Chris Angelico rosuav at gmail.com
Tue Apr 21 16:38:19 EDT 2020


On Wed, Apr 22, 2020 at 6:30 AM Barry Scott <barry at barrys-emacs.org> wrote:
>
>
>
> > On 21 Apr 2020, at 20:47, dcwhatthe at gmail.com wrote:
> >
> > On Tuesday, April 21, 2020 at 3:16:51 PM UTC-4, Barry Scott wrote:
> >>> On 21 Apr 2020, at 18:11, dc wrote:
> >>>
> >>> On Tuesday, April 21, 2020 at 12:40:25 PM UTC-4, Dieter Maurer wrote:
> >>>> dc wrote at 2020-4-20 14:48 -0700:
> >>>>> ...
> >>>>> I tried telneting the landing page, i.e. without the specific node that requires the login.  So e.g.
> >>>>>
> >>>>> Telnet thissite.oh.gov 80
> >>>>>
> >>>>> , but it returns a 400 Bad Request.  Before that, the Telnet screen is completely blank ; I have to press a key before it returns the Bad Request.
> >>>>>
> >>>>>
> >>>>> Roger on knowing what the site is asking for.  But I don't know how to determine that.
> >>>>
> >>>> I use `wget -S` to learn about server responses.
> >>>> I has the advantage (over `telnet`) to know the HTTP protocl.
> >>>
> >>> Sure enough, wget DOES return a lot of information.  In fact, although an initial response of 401 is returned, it waits for the response and finally returns a 200.
> >>>
> >>> So, I guess the question finally comes down to:  How do we make the requests.get() wait for a response?  The timeout value isn't the same thing that I thought it was.  So how do we tell .get() to wait 20 or 30 seconds for an OK response?
> >>
> >> The way HTTP protocol works is that you send a request and get a response. 1 in 1 out.
> >> The response can tell you that you need to do more work, like add authentication data.
> >>
> >> The only use of the timeout is to allow you to give up if a response does not comeback
> >> before you get bored waiting.
> >>
> >> In the case of the 401 you can read what it means here: https://httpstatuses.com/401
> >>
> >> It is then up to your code to issue a new request with the requirer authentication headers.
> >> The headers you got back in the first response will tell you what type of authentication is requires,
> >> basic, digest etc.
> >>
> >> The library you are using should be able to handle this if you provide what the library requires from
> >> you to do the authenticate.
> >>
> >> Personally I debug stuff using the curl command. curl -v <url> shows you the request and the response.

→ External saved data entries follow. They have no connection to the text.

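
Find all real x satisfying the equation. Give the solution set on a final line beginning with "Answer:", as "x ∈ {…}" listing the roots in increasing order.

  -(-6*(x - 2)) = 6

Step 1. [-(-6*(x - 2)) = 6] flip signs both sides, so neg: -6*(x - 2) = -6.
Step 2. [-6*(x - 2) = -6] -6·(inner) — divide through by -6 ⇒ div: x - 2 = 1.
Step 3. [x - 2 = 1] the outer -2 inverts by adding 2 ⇒ sub: x = 3.

Answer: x ∈ {3}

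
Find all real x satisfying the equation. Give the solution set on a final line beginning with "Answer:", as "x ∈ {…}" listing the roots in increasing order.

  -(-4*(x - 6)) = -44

Step 1. [-(-4*(x - 6)) = -44] leading − — multiply by −1, so neg: -4*(x - 6) = 44.
Step 2. [-4*(x - 6) = 44] divide by the outer -4. So div: x - 6 = -11.
Step 3. [x - 6 = -11] add 6: x sits inside (… - 6), so sub: x = -5.

Answer: x ∈ {-5}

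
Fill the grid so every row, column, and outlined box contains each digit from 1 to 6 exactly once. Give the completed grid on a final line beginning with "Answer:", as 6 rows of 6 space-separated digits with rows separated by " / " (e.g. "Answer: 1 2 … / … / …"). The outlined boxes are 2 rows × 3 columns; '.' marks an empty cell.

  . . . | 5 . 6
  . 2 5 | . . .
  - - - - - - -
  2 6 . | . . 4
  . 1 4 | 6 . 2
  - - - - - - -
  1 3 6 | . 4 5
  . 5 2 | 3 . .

Step 1. [r2c6∈{1,3}] r2c6 is the only open cell in col 6 admitting 3. So r2c6=3.
Step 2. [r2c5∈{1}] r2c5 has the single candidate 1 ⇒ r2c5=1.
Step 3. [r3c3∈{3}] r3c3 is down to just 3, so r3c3=3.
Step 4. [r6c1∈{4}] r6c1 is down to just 4 ⇒ r6c1=4.
Step 5. [r3c5∈{5}] r3c5 has the single candidate 5. So r3c5=5.
Step 6. [r6c6∈{1}] r6c6's peers cover all but 1. So r6c6=1.
Step 7. [r1c1∈{3}] r1c1 has the single candidate 3. So r1c1=3.
Step 8. [r2c1∈{6}] only 6 remains possible at r2c1, so r2c1=6.
Step 9. [r1c2∈{4}] r1c2 is down to just 4 ⇒ r1c2=4.
Step 10. [r6c5∈{6}] r6c5 has the single candidate 6 ⇒ r6c5=6.
Step 11. [r1c5∈{2}] nothing but 2 survives at r1c5, so r1c5=2.
Step 12. [r4c1∈{5}] r4c1 is down to just 5 ⇒ r4c1=5.
Step 13. [r4c5∈{3}] only 3 remains possible at r4c5. So r4c5=3.
Step 14. [r3c4∈{1}] r3c4's peers cover all but 1 ⇒ r3c4=1.
Step 15. [r2c4∈{4}] only 4 remains possible at r2c4, so r2c4=4.
Step 16. [r5c4∈{2}] nothing but 2 survives at r5c4, so r5c4=2.
Step 17. [r1c3∈{1}] r1c3 has the single candidate 1 ⇒ r1c3=1.

Answer: 3 4 1 5 2 6 / 6 2 5 4 1 3 / 2 6 3 1 5 4 / 5 1 4 6 3 2 / 1 3 6 2 4 5 / 4 5 2 3 6 1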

> >> You can then add curl options to provide authenicate data (username/password) and how to use it --basic
> >> and --digest for example.
> >>
> >> Oh and the other status that needs handling is a 302 redirect. This allows a web site to more a page
> >> and tell you the new location. Again you have to allow your library to do this for you.
> >>
> >> Barry
> >>
> >>
> >>
> >>>
> >>> --
> >>> https://mail.python.org/mailman/listinfo/python-list
> >>>
> >
> > Barry, Thanks.  I'm starting to get a bigger picture, now.
> >
> > So I really do need to raise the status, in order to get the headers  I had put this in orginally, but then thought it wasn't necessary.
>
> In a response you always get a status line, headers and a body. In case of a response that is not a 200 there is often
> important information in the headers. The body is usually for showing to humans when the program does not know
> how to handle the status code.
>
> >
> > So in the case of this particular site, if I understand correctly, I would be using the NTLM to decide which type of Authentication to follow up with (I think).
> >
> > Content-Length:          1293
> > Content-Type:            text/html
> > WWW-Authenticate:        Negotiate, NTLM
>
> Yep that is right. The site wants you to use NTLM to authenticate with it.
> NTLM is not always supported, you will need to check your library docs to see if it supports NTLM.
>

I believe the 'requests' library supports NTLM, although I haven't
personally used it so I can't check.